Andreski’s argument can also be considered “fusionist” in that it considered the impact of “technico-tactical conditions.” This term highlights a broader theme of Andreski’s argument regarding the impact of the strength and availability of new war-fighting technologies on civil-military relations: “the degree of superiority of the armed forces over the unarmed populace depends in the first place on the quality of the armament.” Provided the military was able to “equip and maintain themselves,” Andreski believed that a high MPR would produce a leveling effect within society. Whether or not this strengthened civilian control depended on the nature of the security threat.
While not dismissing the relevance of external forces, some scholars have focused solely on internal determinants to explain the balance of civil-military power. Using “institutional theory,” Brooks saw three primary factors affecting the civil-military relationship: 1) the position and influence of the military establishment in domestic society; 2) the unity of the military officer corps; and 3) the political leadership’s base of support. Thus, in Brooks’ view the relative position of the military in society depends primarily on domestic political issues, not international structural forces.
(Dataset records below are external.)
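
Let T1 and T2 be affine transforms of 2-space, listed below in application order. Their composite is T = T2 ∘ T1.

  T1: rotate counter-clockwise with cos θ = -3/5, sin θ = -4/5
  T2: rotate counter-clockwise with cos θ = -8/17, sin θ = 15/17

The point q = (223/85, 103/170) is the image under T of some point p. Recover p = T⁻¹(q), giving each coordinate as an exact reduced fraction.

p = (5/2, 1)

T1 = [-3/5 4/5 0; -4/5 -3/5 0; 0 0 1]
T2·T1 = [84/85 13/85 0; -13/85 84/85 0; 0 0 1]
det M = 1; M⁻¹ = [84/85 -13/85 0; 13/85 84/85 0; 0 0 1]
M⁻¹ · (223/85, 103/170)ᵀ = (5/2, 1)ᵀ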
She notes: “the military’s power in the state depends on its capacity to cultivate and maintain social allies or influence mass opinion.”
Lastly, it is possible to reduce the equation further and look at the individual level unit of analysis. In his piece on WWI, Snyder argues: “the offensive strategies of 1914 were largely domestic in origin, rooted in bureaucratic, sociopolitical, and psychological causes,” while external factors were usually “secondary.” Snyder believed that the innate “offensive bias” of the military officer could effectively hi-jack the decision-making process and reduce civilian input.
Conclusion
This article has attempted to shed light on the complex theory of civil-military relations by reviewing the scholarly literature in the field. It organized the main arguments according to three of the primary questions at the heart of the theory. While Huntington’s Soldier and the State remains a monumental theoretical contribution, subsequent studies have unpacked his argument and revealed weakness in its explanatory and predictive power. Waltzian discourses based on the realist viewpoint have yielded some ground to more nuanced approaches based on domestic political factors, organizational models, and individual influence. Yet, the fundamental meaning of civil-military relations as proposed by Huntington remains as relevant today as it did during the Cold War; it was then that he characterized the “nub” of civil-military relations as balancing the “functional imperative” of the military to protect society’s security with the “societal imperative” to protect its own ideologies and institutions. The landscape of international politics has changed, and future studies would benefit from an analysis of how the increased role of non-state actors fits into the existing theoretical framework, but the need to balance Huntington’s two imperatives will persist.